For the uniform distribution of driving distances, integrating the PDF across a range provides the probability that a golfer's drive falls in that range. The formula used in the solution is:

• \(P(x_1 \leq x \leq x_2) = \int_{x_1}^{x_2} \frac{1}{b-a} \, dx\)

This simple integration essentially calculates the width of the range times the constant density \(\frac{1}{25.9}\) established by the PDF. For instance, to find the probability that a golfing drive is less than 290 yards, we integrate from 284.7 to 290 as follows:

\(P(x < 290) = \int_{284.7}^{290} \frac{1}{25.9} \, dx = \frac{5.3}{25.9}\).

This outcome gives the probability of hitting a drive shorter than 290 yards.

Probability calculation in the context of a uniform distribution involves straightforward steps once the PDF is known. Since the uniform distribution treats all intervals within its range equally, calculating probabilities involves determining how much of the total range your interval of interest occupies.

Let's look at some specific probability questions from the exercise:

• Less than 290 yards: Calculate \(P(x < 290)\) by integrating from 284.7 to 290. We find: \(\frac{5.3}{25.9}\), a relatively simple calculation given that the main task is to find the range length 5.3 yards.


• At least 300 yards: Apply similar logic from 300 to the upper limit, 310.6 yards. Thus, \(\frac{10.6}{25.9}\).

The beauty of uniform distribution is that all you need is the interval length over the whole range to find probabilities.

For more complex boundaries like between 290 and 305 yards, it involves the same core steps: \(\frac{15}{25.9}\). It’s highly intuitive and more a matter of simple arithmetic given the uniform nature of the distribution.

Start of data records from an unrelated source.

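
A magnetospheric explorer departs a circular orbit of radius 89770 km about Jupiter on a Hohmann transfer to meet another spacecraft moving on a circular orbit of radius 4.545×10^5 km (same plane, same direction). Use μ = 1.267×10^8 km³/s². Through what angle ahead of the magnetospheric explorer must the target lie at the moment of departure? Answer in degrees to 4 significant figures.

Semi-major axis of the transfer orbit: a_t = (89770 + 4.545×10^5)/2 = 2.72135×10^5 km.
The half-period of the transfer ellipse is t = π√(a_t³/μ) = 39622 s.
Target angular speed ω₂ = √(μ/r₂³) = 3.6736×10^-5 rad/s.
Angle swept by the target during transfer: ω₂·t = 1.45555 rad = 83.40°.
Arrival is 180° from departure on the ellipse, so φ = 180° − 83.40° = 96.60°.

φ = 96.60°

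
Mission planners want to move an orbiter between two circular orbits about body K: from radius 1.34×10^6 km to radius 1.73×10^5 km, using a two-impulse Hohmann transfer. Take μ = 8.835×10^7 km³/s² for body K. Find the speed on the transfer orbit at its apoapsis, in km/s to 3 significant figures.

v = 3.88 km/s

Semi-major axis of the transfer orbit: a_t = (1.340×10^6 + 1.730×10^5)/2 = 7.565×10^5 km.
The apoapsis of the transfer ellipse is at r = 1.340×10^6 km.
From the vis-viva equation, v = √[μ(2/r − 1/a_t)] = 3.883 km/s.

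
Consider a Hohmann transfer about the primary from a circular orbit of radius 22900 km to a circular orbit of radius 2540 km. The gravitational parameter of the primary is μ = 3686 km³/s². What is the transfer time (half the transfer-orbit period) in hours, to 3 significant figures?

t = 20.6 hours

Semi-major axis of the transfer orbit: a_t = (22900 + 2540)/2 = 12720 km.
Half the transfer-orbit period gives t = π√(a_t³/μ) = 74230 s.
Converting: 74230 s ÷ 3600 s/hour = 20.6 hours.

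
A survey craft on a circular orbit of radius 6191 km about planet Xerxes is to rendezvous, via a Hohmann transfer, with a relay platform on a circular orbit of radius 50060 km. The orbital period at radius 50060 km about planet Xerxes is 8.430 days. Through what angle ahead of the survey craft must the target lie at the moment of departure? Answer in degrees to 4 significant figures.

φ = 104.2°

From Kepler's third law T² = 4π²r³/μ at r = 50060 km, T = 8.430 days = 8.430 × 86400 s = 7.28352×10^5 s: μ = 4π²r³/T² = 9335.76 km³/s².
Transfer-ellipse semi-major axis a_t = (r₁ + r₂)/2 = (6191 + 50060)/2 = 28125.5 km.
The half-period of the transfer ellipse is t = π√(a_t³/μ) = 1.534×10^5 s.
Target angular speed ω₂ = √(μ/r₂³) = 8.627×10^-6 rad/s.
Angle swept by the target during transfer: ω₂·t = 1.323 rad = 75.80°.
Arrival is 180° from departure on the ellipse, so φ = 180° − 75.80° = 104.2°.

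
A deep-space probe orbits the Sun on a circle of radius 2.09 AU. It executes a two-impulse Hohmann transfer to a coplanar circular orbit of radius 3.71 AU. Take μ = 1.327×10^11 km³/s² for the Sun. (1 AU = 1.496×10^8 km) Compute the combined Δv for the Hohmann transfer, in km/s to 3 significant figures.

Δv = 5.04 km/s

In km: r₁ = 2.09 × 1.496×10^8 = 3.12664×10^8 km; r₂ = 3.71 × 1.496×10^8 = 5.55016×10^8 km.
Transfer-ellipse semi-major axis a_t = (r₁ + r₂)/2 = (3.12664×10^8 + 5.55016×10^8)/2 = 4.3384×10^8 km.
Circular speed at r₁: v₁ = √(μ/r₁) = √(1.327×10^11/3.12664×10^8) = 20.60 km/s.
Transfer-orbit speed at r₁ (v² = μ(2/r − 1/a)): v_p = √[μ(2/r₁ − 1/a_t)] = 23.30 km/s.
First burn Δv₁ = |v_p − v₁| = 2.700 km/s.
At r₂, v₂ = √(μ/r₂) = 15.463 km/s.
Transfer-orbit speed at r₂: v_a = √[μ(2/r₂ − 1/a_t)] = 13.127 km/s.
Second burn Δv₂ = |v₂ − v_a| = 2.336 km/s.
Total Δv = Δv₁ + Δv₂ = 5.036 km/s.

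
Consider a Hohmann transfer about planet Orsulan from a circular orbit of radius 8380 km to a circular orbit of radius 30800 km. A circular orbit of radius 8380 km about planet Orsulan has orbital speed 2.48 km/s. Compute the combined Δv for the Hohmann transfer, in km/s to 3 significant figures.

From the circular-orbit relation v² = μ/r at r = 8380 km: μ = v²r = (2.48)² × 8380 = 51540.4 km³/s².
Transfer-ellipse semi-major axis a_t = (r₁ + r₂)/2 = (8380 + 30800)/2 = 19590 km.
Circular speed at r₁: v₁ = √(μ/r₁) = √(51540.4/8380) = 2.4800 km/s.
On the transfer ellipse at r₁, vis-viva equation gives v_p = √[μ(2/r₁ − 1/a_t)] = 3.1096 km/s.
First burn Δv₁ = |v_p − v₁| = 0.6296 km/s.
Circular speed at r₂: v₂ = √(μ/r₂) = 1.2936 km/s.
Transfer-orbit speed at r₂: v_a = √[μ(2/r₂ − 1/a_t)] = 0.84606 km/s.
Second burn Δv₂ = |v₂ − v_a| = 0.4475 km/s.
Total Δv = Δv₁ + Δv₂ = 1.077 km/s.

Δv = 1.08 km/s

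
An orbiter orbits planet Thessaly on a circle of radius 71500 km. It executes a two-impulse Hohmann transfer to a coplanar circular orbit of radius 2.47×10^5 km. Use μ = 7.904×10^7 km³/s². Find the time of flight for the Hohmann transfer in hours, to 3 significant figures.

t = 6.24 hours

Semi-major axis of the transfer orbit: a_t = (71500 + 2.470×10^5)/2 = 1.5925×10^5 km.
Transfer time t = π√(a_t³/μ) = π√((1.5925×10^5)³ / 7.904×10^7) = 22460 s.
Converting: 22460 s ÷ 3600 s/hour = 6.24 hours.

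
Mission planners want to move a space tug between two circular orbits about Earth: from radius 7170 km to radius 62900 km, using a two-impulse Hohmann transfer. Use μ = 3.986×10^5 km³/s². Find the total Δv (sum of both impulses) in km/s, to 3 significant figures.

Semi-major axis of the transfer orbit: a_t = (7170 + 62900)/2 = 35035 km.
Circular speed at r₁: v₁ = √(μ/r₁) = √(3.986×10^5/7170) = 7.456 km/s.
Transfer-orbit speed at r₁ (vis-viva): v_p = √[μ(2/r₁ − 1/a_t)] = 9.990 km/s.
First burn Δv₁ = |v_p − v₁| = 2.534 km/s.
At r₂, v₂ = √(μ/r₂) = 2.51735 km/s.
Transfer-orbit speed at r₂: v_a = √[μ(2/r₂ − 1/a_t)] = 1.13881 km/s.
Second burn Δv₂ = |v₂ − v_a| = 1.379 km/s.
Δv = Δv₁ + Δv₂ = 2.534 + 1.379 = 3.913 km/s.

Δv = 3.91 km/s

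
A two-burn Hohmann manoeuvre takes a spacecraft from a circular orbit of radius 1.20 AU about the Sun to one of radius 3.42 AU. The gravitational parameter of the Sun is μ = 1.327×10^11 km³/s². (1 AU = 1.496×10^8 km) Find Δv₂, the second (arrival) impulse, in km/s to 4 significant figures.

In km: r₁ = 1.20 × 1.496×10^8 = 1.7952×10^8 km; r₂ = 3.42 × 1.496×10^8 = 5.11632×10^8 km.
Transfer-ellipse semi-major axis a_t = (r₁ + r₂)/2 = (1.7952×10^8 + 5.11632×10^8)/2 = 3.45576×10^8 km.
On the circular orbit at r = 5.11632×10^8 km, v_c = √(μ/r) = 16.105 km/s.
Vis-viva on the transfer ellipse at r = 5.11632×10^8 km gives v_t = √[μ(2/r − 1/a_t)] = 11.608 km/s.
Δv₂ = |v_t − v_c| = |11.608 − 16.105| = 4.497 km/s.

Δv₂ = 4.497 km/s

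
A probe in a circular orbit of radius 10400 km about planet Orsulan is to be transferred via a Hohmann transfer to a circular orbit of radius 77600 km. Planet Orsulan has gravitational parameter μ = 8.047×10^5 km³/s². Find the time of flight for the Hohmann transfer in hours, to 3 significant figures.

t = 8.98 hours

Semi-major axis of the transfer orbit: a_t = (10400 + 77600)/2 = 44000 km.
By Kepler's third law the transfer-orbit period is T = 2π√(a_t³/μ), so t = T/2 = 32320 s.
Converting: 32320 s ÷ 3600 s/hour = 8.98 hours.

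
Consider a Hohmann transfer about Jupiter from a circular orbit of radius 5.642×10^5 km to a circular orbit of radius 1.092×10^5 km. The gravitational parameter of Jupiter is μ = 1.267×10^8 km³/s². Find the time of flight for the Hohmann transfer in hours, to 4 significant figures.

Semi-major axis of the transfer orbit: a_t = (5.642×10^5 + 1.092×10^5)/2 = 3.367×10^5 km.
Transfer time t = π√(a_t³/μ) = π√((3.367×10^5)³ / 1.267×10^8) = 54530 s.
Converting: 54530 s ÷ 3600 s/hour = 15.15 hours.

t = 15.15 hours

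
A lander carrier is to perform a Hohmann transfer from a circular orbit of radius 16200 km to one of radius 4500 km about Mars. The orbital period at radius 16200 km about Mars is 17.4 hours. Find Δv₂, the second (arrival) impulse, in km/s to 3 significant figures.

Δv₂ = 0.774 km/s

From Kepler's third law T² = 4π²r³/μ at r = 16200 km, T = 17.4 hours = 17.4 × 3600 s = 62640 s: μ = 4π²r³/T² = 42776.1 km³/s².
Transfer-ellipse semi-major axis a_t = (r₁ + r₂)/2 = (16200 + 4500)/2 = 10350 km.
Circular speed at r = 4500 km: v_c = √(μ/r) = 3.08315 km/s.
Vis-viva on the transfer ellipse at r = 4500 km gives v_t = √[μ(2/r − 1/a_t)] = 3.85728 km/s.
Δv₂ = |v_t − v_c| = |3.85728 − 3.08315| = 0.7741 km/s.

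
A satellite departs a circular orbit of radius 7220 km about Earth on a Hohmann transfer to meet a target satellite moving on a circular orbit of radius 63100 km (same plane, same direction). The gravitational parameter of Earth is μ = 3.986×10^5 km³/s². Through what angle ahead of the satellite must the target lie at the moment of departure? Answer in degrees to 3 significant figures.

Semi-major axis of the transfer orbit: a_t = (7220 + 63100)/2 = 35160 km.
The half-period of the transfer ellipse is t = π√(a_t³/μ) = 32806 s.
The target's mean motion on its circular orbit is ω₂ = √(μ/r₂³) = 3.9831×10^-5 rad/s.
Angle swept by the target during transfer: ω₂·t = 1.3067 rad = 74.87°.
The satellite traverses 180° on the transfer ellipse, so the target must lead by 180° − 74.87° = 105°.

φ = 105°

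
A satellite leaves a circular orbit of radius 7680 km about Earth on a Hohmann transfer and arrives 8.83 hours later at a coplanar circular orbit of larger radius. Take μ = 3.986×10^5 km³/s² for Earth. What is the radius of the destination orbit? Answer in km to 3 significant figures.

r₂ = 61200 km

Transfer time t = 8.83 hours = 31788 s, and t = π√(a_t³/μ).
So a_t = (μ t²/π²)^(1/3) = (3.986×10^5 × (31788)² / π²)^(1/3) = 34429 km.
Since a_t = (r₁ + r₂)/2, r₂ = 2a_t − r₁ = 2×34429 − 7680 = 61178 km.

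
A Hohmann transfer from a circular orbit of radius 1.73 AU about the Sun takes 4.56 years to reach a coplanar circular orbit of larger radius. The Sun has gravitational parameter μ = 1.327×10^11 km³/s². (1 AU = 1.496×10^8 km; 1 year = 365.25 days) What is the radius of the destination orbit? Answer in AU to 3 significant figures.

In km: r₁ = 1.73 × 1.496×10^8 = 2.58808×10^8 km.
Transfer time t = 4.56 years × 365.25 × 86400 s = 1.43902656×10^8 s, and t = π√(a_t³/μ).
So a_t = (μ t²/π²)^(1/3) = (1.327×10^11 × (1.43902656×10^8)² / π²)^(1/3) = 6.5298×10^8 km.
Since a_t = (r₁ + r₂)/2, r₂ = 2a_t − r₁ = 2×6.5298×10^8 − 2.58808×10^8 = 1.047152×10^9 km.
In AU: r₂ = 1.047152×10^9 / 1.496×10^8 = 7.00 AU.

r₂ = 7.00 AU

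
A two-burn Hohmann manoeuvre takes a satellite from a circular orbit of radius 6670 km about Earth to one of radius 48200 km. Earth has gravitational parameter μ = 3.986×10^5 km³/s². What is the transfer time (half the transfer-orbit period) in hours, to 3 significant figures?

t = 6.28 hours

The Hohmann ellipse has a_t = (r₁ + r₂)/2 = 27435 km.
By Kepler's third law the transfer-orbit period is T = 2π√(a_t³/μ), so t = T/2 = 22610 s.
Converting: 22610 s ÷ 3600 s/hour = 6.28 hours.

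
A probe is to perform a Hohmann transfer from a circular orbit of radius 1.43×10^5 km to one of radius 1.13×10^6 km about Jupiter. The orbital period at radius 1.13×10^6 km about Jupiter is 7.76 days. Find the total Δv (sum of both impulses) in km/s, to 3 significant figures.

From Kepler's third law T² = 4π²r³/μ at r = 1.13×10^6 km, T = 7.76 days = 7.76 × 86400 s = 6.70464×10^5 s: μ = 4π²r³/T² = 1.26720×10^8 km³/s².
Transfer-ellipse semi-major axis a_t = (r₁ + r₂)/2 = (1.430×10^5 + 1.130×10^6)/2 = 6.365×10^5 km.
At r₁ the circular-orbit speed is v₁ = √(μ/r₁) = 29.7683 km/s.
On the transfer ellipse at r₁, v² = μ(2/r − 1/a) gives v_p = √[μ(2/r₁ − 1/a_t)] = 39.6638 km/s.
First burn Δv₁ = |v_p − v₁| = 9.8955 km/s.
At r₂, v₂ = √(μ/r₂) = 10.5897 km/s.
Transfer-orbit speed at r₂: v_a = √[μ(2/r₂ − 1/a_t)] = 5.01940 km/s.
Second burn Δv₂ = |v₂ − v_a| = 5.5703 km/s.
Δv = Δv₁ + Δv₂ = 9.8955 + 5.5703 = 15.47 km/s.

Δv = 15.5 km/s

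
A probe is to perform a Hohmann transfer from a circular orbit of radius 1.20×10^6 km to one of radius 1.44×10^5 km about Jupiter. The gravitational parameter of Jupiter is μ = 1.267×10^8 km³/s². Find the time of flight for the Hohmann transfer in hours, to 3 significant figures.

The Hohmann ellipse has a_t = (r₁ + r₂)/2 = 6.720×10^5 km.
Transfer time t = π√(a_t³/μ) = π√((6.720×10^5)³ / 1.267×10^8) = 1.538×10^5 s.
Converting: 1.538×10^5 s ÷ 3600 s/hour = 42.7 hours.

t = 42.7 hours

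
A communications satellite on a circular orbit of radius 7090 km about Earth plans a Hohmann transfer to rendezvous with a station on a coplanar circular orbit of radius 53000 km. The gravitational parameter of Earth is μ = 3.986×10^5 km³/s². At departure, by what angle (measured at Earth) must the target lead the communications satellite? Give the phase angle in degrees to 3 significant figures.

The Hohmann ellipse has a_t = (r₁ + r₂)/2 = 30045 km.
The half-period of the transfer ellipse is t = π√(a_t³/μ) = 25910 s.
The target's mean motion on its circular orbit is ω₂ = √(μ/r₂³) = 5.174×10^-5 rad/s.
Angle swept by the target during transfer: ω₂·t = 1.341 rad = 76.83°.
Arrival is 180° from departure on the ellipse, so φ = 180° − 76.83° = 103°.

φ = 103°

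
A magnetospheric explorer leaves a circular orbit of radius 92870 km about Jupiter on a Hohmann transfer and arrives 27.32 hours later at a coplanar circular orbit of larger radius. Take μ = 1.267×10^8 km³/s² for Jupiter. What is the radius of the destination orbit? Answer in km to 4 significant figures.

r₂ = 9.049×10^5 km

Transfer time t = 27.32 hours = 98352 s, and t = π√(a_t³/μ).
So a_t = (μ t²/π²)^(1/3) = (1.267×10^8 × (98352)² / π²)^(1/3) = 4.9890×10^5 km.
Since a_t = (r₁ + r₂)/2, r₂ = 2a_t − r₁ = 2×4.9890×10^5 − 92870 = 9.0493×10^5 km.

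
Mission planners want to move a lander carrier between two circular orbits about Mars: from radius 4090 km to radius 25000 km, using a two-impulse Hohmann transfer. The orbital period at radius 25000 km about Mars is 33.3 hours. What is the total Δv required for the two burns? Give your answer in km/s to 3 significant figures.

From Kepler's third law T² = 4π²r³/μ at r = 25000 km, T = 33.3 hours = 33.3 × 3600 s = 1.1988×10^5 s: μ = 4π²r³/T² = 42922.6 km³/s².
Transfer-ellipse semi-major axis a_t = (r₁ + r₂)/2 = (4090 + 25000)/2 = 14545 km.
At r₁ the circular-orbit speed is v₁ = √(μ/r₁) = 3.2395 km/s.
Transfer-orbit speed at r₁ (vis-viva): v_p = √[μ(2/r₁ − 1/a_t)] = 4.2471 km/s.
First burn Δv₁ = |v_p − v₁| = 1.0076 km/s.
At r₂, v₂ = √(μ/r₂) = 1.31031 km/s.
Transfer-orbit speed at r₂: v_a = √[μ(2/r₂ − 1/a_t)] = 0.694829 km/s.
Second burn Δv₂ = |v₂ − v_a| = 0.61548 km/s.
Δv = Δv₁ + Δv₂ = 1.0076 + 0.61548 = 1.623 km/s.

Δv = 1.62 km/s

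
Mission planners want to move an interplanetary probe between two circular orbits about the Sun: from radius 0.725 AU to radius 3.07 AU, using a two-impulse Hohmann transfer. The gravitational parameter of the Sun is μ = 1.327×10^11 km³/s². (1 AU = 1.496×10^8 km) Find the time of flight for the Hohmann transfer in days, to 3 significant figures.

In km: r₁ = 0.725 × 1.496×10^8 = 1.0846×10^8 km; r₂ = 3.07 × 1.496×10^8 = 4.59272×10^8 km.
Semi-major axis of the transfer orbit: a_t = (1.0846×10^8 + 4.59272×10^8)/2 = 2.83866×10^8 km.
Half the transfer-orbit period gives t = π√(a_t³/μ) = 4.125×10^7 s.
Converting: 4.125×10^7 s ÷ 86400 s/day = 477 days.

t = 477 days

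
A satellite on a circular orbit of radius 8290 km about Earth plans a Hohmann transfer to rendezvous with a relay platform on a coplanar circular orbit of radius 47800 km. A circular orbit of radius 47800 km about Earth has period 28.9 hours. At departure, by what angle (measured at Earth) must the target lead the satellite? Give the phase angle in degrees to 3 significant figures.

φ = 99.1°

From Kepler's third law T² = 4π²r³/μ at r = 47800 km, T = 28.9 hours = 28.9 × 3600 s = 1.0404×10^5 s: μ = 4π²r³/T² = 3.98330×10^5 km³/s².
The Hohmann ellipse has a_t = (r₁ + r₂)/2 = 28045 km.
The half-period of the transfer ellipse is t = π√(a_t³/μ) = 23378.2 s.
Target angular speed ω₂ = √(μ/r₂³) = 6.03920×10^-5 rad/s.
Angle swept by the target during transfer: ω₂·t = 1.41186 rad = 80.89°.
Arrival is 180° from departure on the ellipse, so φ = 180° − 80.89° = 99.1°.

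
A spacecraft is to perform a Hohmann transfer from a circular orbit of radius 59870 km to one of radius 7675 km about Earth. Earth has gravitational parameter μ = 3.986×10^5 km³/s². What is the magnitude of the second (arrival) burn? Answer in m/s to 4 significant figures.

Δv₂ = 2389 m/s

Semi-major axis of the transfer orbit: a_t = (59870 + 7675)/2 = 33772.5 km.
On the circular orbit at r = 7675 km, v_c = √(μ/r) = 7.2066 km/s.
Vis-viva on the transfer ellipse at r = 7675 km gives v_t = √[μ(2/r − 1/a_t)] = 9.5952 km/s.
Δv₂ = |v_t − v_c| = |9.5952 − 7.2066| = 2.389 km/s.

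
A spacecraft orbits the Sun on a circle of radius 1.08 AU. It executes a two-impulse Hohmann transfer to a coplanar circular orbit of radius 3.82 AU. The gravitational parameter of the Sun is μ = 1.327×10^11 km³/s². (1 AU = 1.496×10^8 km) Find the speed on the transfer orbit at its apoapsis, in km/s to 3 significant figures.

v = 10.1 km/s

In km: r₁ = 1.08 × 1.496×10^8 = 1.61568×10^8 km; r₂ = 3.82 × 1.496×10^8 = 5.71472×10^8 km.
The Hohmann ellipse has a_t = (r₁ + r₂)/2 = 3.6652×10^8 km.
The apoapsis of the transfer ellipse is at r = 5.71472×10^8 km.
Vis-viva: v = √[μ(2/r − 1/a_t)] = √[1.327×10^11 × (2/5.71472×10^8 − 1/3.6652×10^8)] = 10.12 km/s.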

The uniform probability distribution is one of the simplest forms of distribution in statistics, defined by its equal-likelihood property. In this distribution, each value within an interval is equally probable.

Think of it like slicing a cake into equal pieces: no piece is bigger or more likely to be picked than any other if you close your eyes and randomly choose.

• It is defined over a specific range (from \(a\) to \(b\)).
• The PDF remains constant across this entire range.

This makes calculations remarkably straightforward. To find how many golfers drive at least 290 yards, we acknowledge that the probability \(P(x \geq 290)\) is the complementary probability to \(P(x < 290): 1 - \frac{5.3}{25.9}\).

Multiplying this result by 100 gives the expected number of golfers achieving this distance in our sample of 100, emphasizing the practical usefulness of the uniform distribution when dealing with limited or equal-interval data.